Decoder in U-Net with Pretrained ResNet34 Encoder

Anastasia_Berlianna · May 11, 2023, 2:19pm

i’m still trying to understand my decoder part. my input image size for image is 512x512 RGB, when i check the encoder output for each resnet block it gives
layer1 = (64, 256, 256)
layer2 = (128, 128, 128)
layer3 = (256, 64, 64)
layer4 = (512, 32, 32)
i use bottleneck and the output is (1024,32,32)

my question is, when i use decoder part like the basic unet, it can’t return the image resolution to 512x512 in the end but instead 256x256, so am i right if i use convtranspose2d as upsampling and then use F.interpolate in the forward part?
here’s my decoder code

class Dec_Block(nn.Module):
    def __init__(self, in_channels, out_channels):
        super().__init__()

        # Up-Convolution
        self.upconv = nn.ConvTranspose2d(in_channels, in_channels // 2, kernel_size=2, stride=2)
        
        # LeakyReLU
        self.relu = nn.LeakyReLU()
        
        # Batch normalization
        self.bn = nn.BatchNorm2d(out_channels)

        # Basic Block
        self.conv = BasicBlock(in_channels // 2 + out_channels, out_channels)

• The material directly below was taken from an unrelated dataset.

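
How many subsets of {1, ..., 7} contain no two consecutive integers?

Let a(n) count such subsets of {1, ..., n}. Either n is excluded (a(n-1) ways) or n is included, forcing n-1 out (a(n-2) ways), so a(n) = a(n-1) + a(n-2) with a(1)=2, a(2)=3.
Building up term by term: a(1)=2, a(2)=3, a(3)=5, a(4)=8, a(5)=13, a(6)=21, a(7)=34.

Final answer: 34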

    def forward(self, inputs, skip):
        up_x = self.upconv(inputs)
        up_x = self.relu(up_x)
        up_x = self.bn(up_x)  
        skip = nn.functional.interpolate(skip, size=up_x.size()[2:], mode='bilinear', align_corners=True)
        x = torch.cat([up_x, skip], dim=1)
        x = self.conv(x)

        return x